Using the Extract action for Google Document AI

Configure the Extract action to enable your bot to send documents to Google Document AI for data extraction and retrieve the output in JSON format.

Prerequisites

Login to your Google Cloud account and go to the Processors page to retrieve your custom endpoint. See Use your processor endpoint.

Your custom endpoint should follow this format: https://LOCATION-documentai.googleapis.com/API_VERSION/projects/PROJECT_ID/locations/LOCATION/processors/PROCESSOR_ID . You will need the parameters in bold to configure this action.

Procedure

  1. Double-click or drag the Google Document AI > Extract action.
  2. In the Document file path field, provide the file path to the document you want to process.
    Note: If using this action within a Loop action to process all the documents in a folder, be sure to include a period between the variable holding the file name and the one holding the extension. For example, C:\Documents\$dictFile(name)$.$dictFile(extension)$.
  3. Provide the following information, which is found in your custom endpoint.
    • Project id
    • Processor id
    • Location
  4. In the Session name field, enter the name of the session you used to connect to the Google service account in the Connect action.
  5. Optional: Select or create a string variable to hold the output.
    The action returns data in JSON format.
  6. Click Save.

Next steps

You can use the actions in the JSON package to parse the data and extract values from specific nodes. For an overview of how to do this, refer to the following steps:
  1. Initiate the JSON session with the Start session action.
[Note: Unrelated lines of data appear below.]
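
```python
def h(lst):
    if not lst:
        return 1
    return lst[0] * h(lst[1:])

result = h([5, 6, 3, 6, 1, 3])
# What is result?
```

Product over [5, 6, 3, 6, 1, 3] = 5 * 6 * 3 * 6 * 1 * 3 = 1620

Answer: 1620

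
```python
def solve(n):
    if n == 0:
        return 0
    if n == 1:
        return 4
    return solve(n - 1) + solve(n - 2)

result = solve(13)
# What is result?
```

Build up from base cases: solve(0)=0, solve(1)=4, solve(2)=4, solve(3)=8, solve(4)=12, solve(5)=20, solve(6)=32, ..., solve(13)=932

Answer: 932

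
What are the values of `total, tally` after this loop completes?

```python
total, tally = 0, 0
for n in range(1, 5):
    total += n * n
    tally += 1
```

Sum of squares and count
`total, tally` takes the values: (0, 0) → (1, 0) → (1, 1) → (5, 1) → (5, 2) → (14, 2) → (14, 3) → (30, 3) → (30, 4)

Answer: 30, 4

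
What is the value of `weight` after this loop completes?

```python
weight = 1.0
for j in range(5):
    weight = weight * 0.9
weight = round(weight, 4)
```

Exponential decay: 1.0 * 0.9^5
`weight` takes the values: 1.0 → 0.9 → 0.81 → 0.729 → 0.6561 → 0.59049 → 0.5905

Answer: 0.5905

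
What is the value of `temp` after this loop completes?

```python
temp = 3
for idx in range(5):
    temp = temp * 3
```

Multiply by 3, 5 times: 3 * 3^5 = 729
`temp` takes the values: 3 → 9 → 27 → 81 → 243 → 729

Answer: 729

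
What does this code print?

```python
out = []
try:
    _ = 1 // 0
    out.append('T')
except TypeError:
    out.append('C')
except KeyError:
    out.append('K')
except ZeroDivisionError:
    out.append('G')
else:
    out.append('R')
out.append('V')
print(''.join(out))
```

Execution trace: 'G' (except ZeroDivisionError) → 'V' (after the try/except). Output: GV

Answer: GV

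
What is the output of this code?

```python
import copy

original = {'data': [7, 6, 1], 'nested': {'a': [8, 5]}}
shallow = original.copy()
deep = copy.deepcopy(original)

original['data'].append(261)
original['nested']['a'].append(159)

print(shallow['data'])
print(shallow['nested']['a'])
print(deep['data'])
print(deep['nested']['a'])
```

Key concept: comparing shallow vs deep copy.
Step by step:
`original = {'data': [7, 6, 1], 'nested': {'a': [8, 5]}}` → original = {'data': [7, 6, 1], 'nested': {'a': [8, 5]}}
`shallow = original.copy()` → shallow = {'data': [7, 6, 1], 'nested': {'a': [8, 5]}}
`deep = copy.deepcopy(original)` → deep = {'data': [7, 6, 1], 'nested': {'a': [8, 5]}}
`original['data'].append(261)` → original = {'data': [7, 6, 1, 261], 'nested': {'a': [8, 5]}}; shallow = {'data': [7, 6, 1, 261], 'nested': {'a': [8, 5]}}
`original['nested']['a'].append(159)` → original = {'data': [7, 6, 1, 261], 'nested': {'a': [8, 5, 159]}}; shallow = {'data': [7, 6, 1, 261], 'nested': {'a': [8, 5, 159]}}
`print(shallow['data'])` → prints [7, 6, 1, 261]
`print(shallow['nested']['a'])` → prints [8, 5, 159]
`print(deep['data'])` → prints [7, 6, 1]
`print(deep['nested']['a'])` → prints [8, 5]

Answer:
[7, 6, 1, 261]
[8, 5, 159]
[7, 6, 1]
[8, 5]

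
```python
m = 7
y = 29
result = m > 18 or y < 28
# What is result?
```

Trace:
`m = 7` → m = 7
`y = 29` → y = 29
`result = m > 18 or y < 28` → result = False
So result = False

Answer: False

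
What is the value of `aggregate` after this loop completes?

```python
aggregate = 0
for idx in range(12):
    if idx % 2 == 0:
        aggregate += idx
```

Sum of even numbers 0 to 11
`aggregate` takes the values: 0 → 2 → 6 → 12 → 20 → 30

Answer: 30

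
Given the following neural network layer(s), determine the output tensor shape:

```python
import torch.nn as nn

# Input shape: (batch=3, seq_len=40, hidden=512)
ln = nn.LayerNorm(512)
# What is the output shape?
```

Input: (3, 40, 512) -> Output: (3, 40, 512)

Answer: (3, 40, 512)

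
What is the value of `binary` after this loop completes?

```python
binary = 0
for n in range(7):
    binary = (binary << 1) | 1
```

Build 7 consecutive 1-bits: 0b1111111
`binary` takes the values: 0 → 1 → 3 → 7 → 15 → 31 → 63 → 127

Answer: 127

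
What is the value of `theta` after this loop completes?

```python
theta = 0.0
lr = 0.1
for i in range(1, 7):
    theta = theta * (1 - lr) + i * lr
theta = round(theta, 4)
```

Moving average with lr=0.1
`theta` takes the values: 0.0 → 0.1 → 0.29 → 0.561 → 0.9049 → 1.31441 → 1.782969 → 1.783

Answer: 1.783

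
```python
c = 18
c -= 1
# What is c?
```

Trace:
`c = 18` → c = 18
`c -= 1` → c = 17
So c = 17

Answer: 17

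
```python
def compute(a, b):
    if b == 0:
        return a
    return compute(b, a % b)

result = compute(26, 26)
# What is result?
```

compute(26, 26) -> compute(26, 0) -> 26

Answer: 26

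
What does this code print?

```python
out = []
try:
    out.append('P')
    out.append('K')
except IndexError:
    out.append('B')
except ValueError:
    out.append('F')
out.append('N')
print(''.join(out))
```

Execution trace: 'P' (try body) → 'K' (try body, no exception) → 'N' (after the try/except). Output: PKN

Answer: PKN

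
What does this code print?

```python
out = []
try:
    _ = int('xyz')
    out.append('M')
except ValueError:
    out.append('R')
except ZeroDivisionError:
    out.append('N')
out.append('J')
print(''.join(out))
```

Execution trace: 'R' (except ValueError) → 'J' (after the try/except). Output: RJ

Answer: RJ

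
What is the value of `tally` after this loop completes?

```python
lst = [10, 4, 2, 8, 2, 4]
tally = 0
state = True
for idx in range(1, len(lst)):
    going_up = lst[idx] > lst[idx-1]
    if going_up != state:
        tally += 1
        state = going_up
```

Count direction changes in [10, 4, 2, 8, 2, 4]
`tally` takes the values: 0 → 1 → 2 → 3 → 4

Answer: 4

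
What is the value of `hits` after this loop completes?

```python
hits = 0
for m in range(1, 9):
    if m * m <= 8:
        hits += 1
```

Count numbers where m² ≤ 8
`hits` takes the values: 0 → 1 → 2

Answer: 2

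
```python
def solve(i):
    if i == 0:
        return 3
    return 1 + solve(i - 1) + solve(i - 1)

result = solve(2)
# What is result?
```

solve(i) = 1 + 2·solve(i-1), solve(0)=3. Closed form: (3+1)·2^2 - 1 = 15.

Answer: 15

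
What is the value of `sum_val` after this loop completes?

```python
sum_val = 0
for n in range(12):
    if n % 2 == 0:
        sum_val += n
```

Sum of even numbers 0 to 11
`sum_val` takes the values: 0 → 2 → 6 → 12 → 20 → 30

Answer: 30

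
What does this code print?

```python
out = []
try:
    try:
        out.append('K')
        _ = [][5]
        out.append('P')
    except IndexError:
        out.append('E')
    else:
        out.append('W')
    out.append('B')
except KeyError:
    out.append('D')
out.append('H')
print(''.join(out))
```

Execution trace: 'K' (inner try body) → 'E' (inner except IndexError) → 'B' (try body, no exception) → 'H' (after the try/except). Output: KEBH

Answer: KEBH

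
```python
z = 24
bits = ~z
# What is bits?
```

Trace:
`z = 24` → z = 24
`bits = ~z` → bits = -25
So bits = -25

Answer: -25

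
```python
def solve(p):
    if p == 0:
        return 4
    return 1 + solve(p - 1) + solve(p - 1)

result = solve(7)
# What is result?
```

solve(p) = 1 + 2·solve(p-1), solve(0)=4. Closed form: (4+1)·2^7 - 1 = 639.

Answer: 639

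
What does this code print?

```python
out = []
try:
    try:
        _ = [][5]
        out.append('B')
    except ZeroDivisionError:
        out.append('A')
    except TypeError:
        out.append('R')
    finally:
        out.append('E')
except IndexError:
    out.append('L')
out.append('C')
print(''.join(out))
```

Execution trace: 'E' (inner finally) → 'L' (outer except IndexError) → 'C' (after the try/except). Output: ELC

Answer: ELC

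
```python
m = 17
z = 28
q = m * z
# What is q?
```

Trace:
`m = 17` → m = 17
`z = 28` → z = 28
`q = m * z` → q = 476
So q = 476

Answer: 476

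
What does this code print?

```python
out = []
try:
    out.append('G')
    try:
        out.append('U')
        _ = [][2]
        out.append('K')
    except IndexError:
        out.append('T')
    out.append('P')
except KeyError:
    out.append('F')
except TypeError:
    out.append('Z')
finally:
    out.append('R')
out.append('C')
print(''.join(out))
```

Execution trace: 'G' (try body) → 'U' (inner try body) → 'T' (inner except IndexError) → 'P' (try body, no exception) → 'R' (finally) → 'C' (after the try/except). Output: GUTPRC

Answer: GUTPRC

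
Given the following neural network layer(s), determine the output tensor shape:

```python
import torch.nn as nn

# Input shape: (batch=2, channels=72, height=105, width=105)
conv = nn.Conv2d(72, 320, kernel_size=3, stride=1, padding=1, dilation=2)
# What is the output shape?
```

Input: (2, 72, 105, 105) -> Output: (2, 320, 103, 103)

Answer: (2, 320, 103, 103)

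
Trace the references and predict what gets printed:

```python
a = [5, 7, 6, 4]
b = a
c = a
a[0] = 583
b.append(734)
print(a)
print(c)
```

Key concept: multiple aliases.
Step by step:
`a = [5, 7, 6, 4]` → a = [5, 7, 6, 4]
`b = a` → b = [5, 7, 6, 4] (same object as a)
`c = a` → c = [5, 7, 6, 4] (same object as a, b)
`a[0] = 583` → a = [583, 7, 6, 4] (same object as b, c); b = [583, 7, 6, 4] (same object as a, c); c = [583, 7, 6, 4] (same object as a, b)
`b.append(734)` → a = [583, 7, 6, 4, 734] (same object as b, c); b = [583, 7, 6, 4, 734] (same object as a, c); c = [583, 7, 6, 4, 734] (same object as a, b)
`print(a)` → prints [583, 7, 6, 4, 734]
`print(c)` → prints [583, 7, 6, 4, 734]

Answer:
[583, 7, 6, 4, 734]
[583, 7, 6, 4, 734]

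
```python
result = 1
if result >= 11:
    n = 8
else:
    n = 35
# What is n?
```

Trace:
`result = 1` → result = 1
`if result >= 11: ...` → result >= 11 is False, take else branch → n = 35
So n = 35

Answer: 35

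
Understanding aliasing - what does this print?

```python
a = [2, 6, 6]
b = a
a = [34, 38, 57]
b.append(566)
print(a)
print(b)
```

Key concept: rebinding vs mutation: a is rebound to a new list, b still points at the original.
Step by step:
`a = [2, 6, 6]` → a = [2, 6, 6]
`b = a` → b = [2, 6, 6] (same object as a)
`a = [34, 38, 57]` → a = [34, 38, 57]
`b.append(566)` → b = [2, 6, 6, 566]
`print(a)` → prints [34, 38, 57]
`print(b)` → prints [2, 6, 6, 566]

Answer:
[34, 38, 57]
[2, 6, 6, 566]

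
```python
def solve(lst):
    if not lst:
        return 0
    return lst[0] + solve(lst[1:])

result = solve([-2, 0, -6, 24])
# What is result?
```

(-2) + 0 + (-6) + 24 + 0 = 16

Answer: 16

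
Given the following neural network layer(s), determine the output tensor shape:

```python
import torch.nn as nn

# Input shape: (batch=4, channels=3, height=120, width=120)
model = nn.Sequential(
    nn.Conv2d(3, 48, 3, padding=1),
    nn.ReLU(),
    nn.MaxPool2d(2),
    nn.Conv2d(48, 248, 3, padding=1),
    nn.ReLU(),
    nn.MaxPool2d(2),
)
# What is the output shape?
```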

In the JSON text field, insert the string variable holding the output of the Extract action.
  2. Use the Get node value action to parse the output of the Google Document AI > Extract action and assign the node values to a list variable.

    You can insert a Loop action after the Get node value action to iterate through each list item to perform an operation on each node value.

  3. Terminate the JSON session with the End session action.